In fact, the various changes instituted by Cato's new leadership produced such a strong turnaround in performance that the company was soon expanding once again. Within a year of its 56-cent low, the stock had risen to $9.50 a share. Despite closing 68 stores in 1991, earnings increased from a loss of almost $10 million in 1990 to a positive $9.5 million, almost a $20 million swing in earnings. After the divestment of poor-performing stores, Cato opened 129 new stores, relocated and expanded 48 stores, and remodeled an additional 48 in 1992 and 1993.
In 1992, the company reported earnings of $18 million, up $9 million from the prior year. Earnings again rose to $24.8 million in 1993, a record year. Cato stock peaked at $24.75 a share in 1993, but fell to $5.50 on earnings of $18 million the next year. While some analysts alleged that lower earnings figures had sent investors, including some board members, scurrying, the company ended the year with no long-term debt, working capital of over $94,000, and stockholders' equity of over $141,000.
Cato opened 80 Cato division stores in 1994--all of them carrying regular and plus-size clothing. It also expanded its selection, and began offering clothing for girls aged four to 14 in some stores, a unique innovation among women's clothing stores.
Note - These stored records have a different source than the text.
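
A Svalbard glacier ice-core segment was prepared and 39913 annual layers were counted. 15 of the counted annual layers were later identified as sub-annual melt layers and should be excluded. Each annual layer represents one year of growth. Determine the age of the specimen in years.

39898 years

True annual layer count = 39913 − 15 = 39898.
At one annual layer per year, that is 39898 years.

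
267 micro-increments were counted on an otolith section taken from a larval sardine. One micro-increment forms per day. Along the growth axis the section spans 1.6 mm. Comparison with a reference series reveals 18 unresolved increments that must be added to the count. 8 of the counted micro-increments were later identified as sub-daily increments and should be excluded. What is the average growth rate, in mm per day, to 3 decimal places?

Correcting the raw count gives 267 − 8 + 18 = 277 true micro-increments.
1.6 mm over 277 days gives 1.6 / 277 ≈ 0.006 mm per day.

0.006 mm per day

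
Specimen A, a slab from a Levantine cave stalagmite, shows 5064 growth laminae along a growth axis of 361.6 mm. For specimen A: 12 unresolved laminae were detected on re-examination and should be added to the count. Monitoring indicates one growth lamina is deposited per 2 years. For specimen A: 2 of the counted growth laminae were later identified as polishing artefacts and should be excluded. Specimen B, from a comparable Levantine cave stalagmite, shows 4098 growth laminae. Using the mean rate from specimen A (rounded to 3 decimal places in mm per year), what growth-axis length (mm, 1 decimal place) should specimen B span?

Specimen A: correcting the raw count gives 5064 − 2 + 12 = 5074 true growth laminae.
Specimen A: 5074 growth laminae at 2 years each span 5074 × 2 = 10148 years.
A: 361.6 mm over 10148 years gives 361.6 / 10148 ≈ 0.036 mm/yr.
Specimen B: at 2 years per growth lamina, 4098 × 2 = 8196 years. B's length ≈ 0.036 × 8196 = 295.1 mm.

295.1 mm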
To accommodate these contents, the new stores averaged 6,500 square feet. By contrast, a typical 1970 vintage store had 2,000 to 3,000 square feet. Also that year, the company opened 23 It's Fashion! stores, which averaged 3,000 square feet. The following year, Cato Corporation opened a total of 37 new stores (19 of them Cato stores and 18 It's Fashion! stores), while also relocating and expanded 29 existing stores and remodeling an additional 40 stores in the Cato division.
Principal Subsidiaries:CHW Corporation; Providence Insurance Company Limited.